SYLVANIA - Propelling off a four-story building and withstanding temperatures of 1,800 degrees are just two exercises Sylvania's new fire training facility has to offer.
The state-of-the-art center, the only one of its kind in the region, also is available to serve the training needs of fire departments in surrounding counties.
The Sylvania Fire Department celebrated with an open house and touring for the public last week, after an 11-month construction job that the firefighters tackled themselves.
With help and support from David Burke, plant manager of what is now Koyo, a grant was written and submitted to the Timken Foundation, said Gary Weaver, public safety chief of Sylvania, which then resulted in $166,000 in funding.
The City of Sylvania funded the rest, Weaver said, including additions like a cement slab around the building and city water hook up.
The cost of erecting the building itself was right at $200,000, Weaver said, with the final project cost about $500,000.
The cost of labor was cut substantially, however, due to the tremendous effort of many paid and volunteer members of the fire department, he said, who constructed the four-story building themselves.
"What I've been most impressed with," Weaver said, "is the craftsmanship of the guys."
Since their ground-breaking on April 1 last year, Weaver said the men would work some nights as late as 2 or 3 o'clock in the morning.
"That's not part of their job description," he said.
The hard work has yielded an all-encompassing facility in their own backyard, where there's nothing as far as training goes, that can't be done, Weaver said.
The four-story building, along with additional training obstacles on the surrounding grounds, can accommodate training in confined space, pressurized container, vehicle fires, flammable liquids, dumpster fires, forceable entry, live fire training, and high angle rescue and propelling.
"We used to have to go to county for live burns," said firefighter Kurt Stossmeister. "Now we can do everything here."

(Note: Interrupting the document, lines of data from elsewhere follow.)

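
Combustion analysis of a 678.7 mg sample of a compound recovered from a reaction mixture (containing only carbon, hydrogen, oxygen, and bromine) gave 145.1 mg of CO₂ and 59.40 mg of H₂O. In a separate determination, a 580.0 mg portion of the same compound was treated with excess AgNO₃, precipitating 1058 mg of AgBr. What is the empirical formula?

CH2Br2O2

mol C = 0.1451 g CO₂ ÷ 44.009 g/mol = 0.0032971 mol
mol H = 2 × 0.05940 g H₂O ÷ 18.015 g/mol = 0.0065945 mol
From the AgBr data: mol Br per gram of compound = (1.058 ÷ 187.772) ÷ 0.5800 = 0.0097146 mol/g, so in the 0.6787 g combustion sample mol Br = 0.0065933 mol
mass O = 0.6787 − (0.039601 + 0.0066473 + 0.52683) = 0.10562 g → mol O = 0.10562 ÷ 15.999 = 0.0066016 mol
Divide by the smallest (0.0032971 mol): C 1.000, H 2.000, Br 2.000, O 2.002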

The new facility is located just a short distance from the Sylvania Fire Department, behind the Cail Community Center on Millen Road.

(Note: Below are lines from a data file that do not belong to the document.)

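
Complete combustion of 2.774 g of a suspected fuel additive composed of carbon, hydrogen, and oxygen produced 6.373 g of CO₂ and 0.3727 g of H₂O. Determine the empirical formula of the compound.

C7H2O3

mol C = 6.373 g CO₂ ÷ 44.009 g/mol = 0.14481 mol
mol H = 2 × 0.3727 g H₂O ÷ 18.015 g/mol = 0.041377 mol
mass O = 2.774 − (1.7393 + 0.041708) = 0.99296 g → mol O = 0.99296 ÷ 15.999 = 0.062064 mol
Divide by the smallest (0.041377 mol): C 3.500, H 1.000, O 1.500
Multiplying each by 2 gives whole numbers: C 7.00, H 2.00, O 3.00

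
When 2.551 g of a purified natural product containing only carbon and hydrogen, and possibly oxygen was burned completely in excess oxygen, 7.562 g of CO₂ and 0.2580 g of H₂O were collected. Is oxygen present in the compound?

yes

mol C = 7.562 g CO₂ ÷ 44.009 g/mol = 0.17183 mol
mol H = 2 × 0.2580 g H₂O ÷ 18.015 g/mol = 0.028643 mol
C and H account for only 2.0927 g of the 2.551 g sample; the remaining 0.45830 g must be oxygen.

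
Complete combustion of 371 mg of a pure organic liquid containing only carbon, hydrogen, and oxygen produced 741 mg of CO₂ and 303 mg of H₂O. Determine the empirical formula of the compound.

C2H4O

mol C = 0.741 g CO₂ ÷ 44.009 g/mol = 0.01684 mol
mol H = 2 × 0.303 g H₂O ÷ 18.015 g/mol = 0.03364 mol
mass O = 0.371 − (0.2022 + 0.03391) = 0.1349 g → mol O = 0.1349 ÷ 15.999 = 0.008429 mol
Divide by the smallest (0.008429 mol): C 1.998, H 3.991, O 1.000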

During a tour of the building, Capt. Chris Lewis and Operations Chief John Rosier described key elements of the facility.
While one side of the building simulates commercial buildings, the other is set up to simulate residential. With a smoke barrel that produces real smoke and can smoke up all the way to the fourth floor, trainees can be placed in limited visibility situations without the heat, said Lewis, which allows new firefighters to progress a little at a time.
Features, from the adjustable tension on the ground door to the ventilation system in the simulated attic room, are all used to create the most realistic environment possible, Lewis said. They even pipe in natural gas to simulate stove or kitchen fires, one of the most common calls they receive.
The second floor also features sliding maze walls, so that even after trainees have experienced a floor with limited visibility, they can never memorize the floor plan.
While some additions to the outside training area are still necessary prior to completion, Weaver said he wants to have a full-fledged training facility that will be available to surrounding counties, instead of their having to drive three hours to the nearest one in Forsyth, north of Macon.
Commander Tim Graham of the Statesboro Fire Department is one who is looking forward to taking them up on their offer to utilize the facility for specialty training.
"They did a phenomenal job," said Graham, "and it's always good to know we have neighboring fire departments willing to share their resources."